Además de las exiguas multas que impone la Ley de Fábricas, los patrones tienen buen cuidado de ocultar sus violaciones y el gobierno da las mayores facilidades para pasar los controles, hasta el extremo de que los inspectores declaran unánimemente: «Dificultades casi insuperables nos impiden atajar de forma efectiva el trabajo ilegal». También coinciden en señalar el fraude deliberado que cometen personas que poseen grandes propiedades; las mezquinas estratagemas a que han recurrido con el fin de evitar la detención; y las viles intrigas que ponen en marcha contra los propios inspectores y subinspectores a quienes se confía la protección de los esclavos de las fábricas. Al presentar una denuncia por explotación, inspectores, subinspectores y agentes de policía deben estar dispuestos a jurar que los hombres han trabajado más horas de las que prescribe la ley. Pero supongamos que, por ejemplo, se presentan en la fábrica pasadas las seis de la tarde. La maquinaria se para de inmediato y, aunque los trabajadores, si siguen en la fábrica no es por otro motivo que el de manejarla, la denuncia no se sostendría simplemente por cómo está redactada la ley. A continuación echan a los trabajadores a toda prisa —es frecuente que a través de más de una puerta, lo que facilita su rápida dispersión—. En algunos lugares «apagaban la luz justo cuando entraban los subinspectores y los dejaban a oscuras de pronto entre complicada maquinaria». En aquellos sitios que han adquirido notoriedad por el trabajo excesivo de sus obreros existe un plan organizado para comunicar con tiempo suficiente la llegada de un inspector; contratan a mozos de estación y a camareros de posada con este propósito.

Estos vampiros, que engordan gracias a la sangre de la joven generación de trabajadores de su propio país, ¿no serán los mejores compañeros de los traficantes de opio británicos y los defensores naturales del «verdadero premier de Inglaterra[40]»?

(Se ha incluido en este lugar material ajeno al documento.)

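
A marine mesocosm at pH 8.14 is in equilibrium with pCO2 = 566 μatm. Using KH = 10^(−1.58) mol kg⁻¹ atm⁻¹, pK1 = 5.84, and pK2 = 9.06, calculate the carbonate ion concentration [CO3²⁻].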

Los informes de los inspectores de fábricas prueban más allá de toda duda que las infamias del sistema de factorías británico crecen con el crecimiento del sistema; que las leyes aprobadas para poner freno a la cruel codicia de los patrones son una impostura y una ilusión, redactadas de tal forma que frustran sus propios fines y desbaratan los esfuerzos de los hombres encargados de velar por su aplicación; que el antagonismo entre patronos y operarios está alcanzando el punto de no retorno de una guerra social; que el número de niños menores de trece años absorbidos por este sistema se incrementa en algunos sectores y el de mujeres en todos ellos; que, aunque se emplea el mismo número de peones en proporción a los caballos de potencia de períodos anteriores, hay menos en proporción con la maquinaria; que, en virtud de la economía de fuerzas, la máquina de vapor permite emplear más maquinaria que hace diez años; que una gran cantidad de trabajo se pierde hoy a causa del aumento de velocidad de la maquinaria y de otras técnicas; y que los patrones se están llenando rápidamente los bolsillos.

Es posible que los interesantes datos estadísticos que ilustran los informes requieran más comentarios posteriormente. Así comprenderemos que los negreros de la industria de Lancashire necesiten una política exterior capaz de distraer la atención de las cuestiones domésticas.